November 24 - December 8, 2025

So my little errand was to pick up a $10 ice shaver that was advertised on facebook marketplace. This idea had been churning in the back of my mind since before I encountered several excellent specimens in Taipei. You see, we'd arranged for a noodle-themed potluck with our vegan pals, and I was plotting cendol for dessert. I had the non-perishable ingredients purchased from KFL and stocked in our pantry at least a month in advance: the box of cendol, some sweet canned jackfruit, sweet red beans, toddy palm seeds, grass jelly, coconut milk, and palm sugar.

The ice shaver took a couple of goes to get the hang of, was particular about the ice shapes I put in, and was loud. But it worked! I layered up my cendol ingredients and crowned them with feather-light ice shards shot through with palm sugar syrup. I had enough ingredients to last several weeks, and I experimented with different serving vessels - the plastic bowl in the second photo became a favourite. This was quick enough to arrange that I could whip one up for afternoon tea on a work-from-home day.
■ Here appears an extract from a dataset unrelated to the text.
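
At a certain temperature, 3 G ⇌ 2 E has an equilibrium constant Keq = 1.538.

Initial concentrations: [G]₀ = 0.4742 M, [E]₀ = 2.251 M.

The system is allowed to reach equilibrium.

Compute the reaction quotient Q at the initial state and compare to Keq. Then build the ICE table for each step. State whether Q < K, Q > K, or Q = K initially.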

Once I'd exhausted my cendol supplies, I experimented with other fruits (while continuing to make palm sugar syrup - it's really good!). I made pandan-infused coconut jelly set with agar in my silicon cupcake trays, and teamed it with watermelon or mango. I've experimented a little with flavoured cordials, and have a can of lychees in the cupboard waiting for their moment - I just think they'd be great with lemon, lime and bitters! It's shaped up to be my shaved ice summer.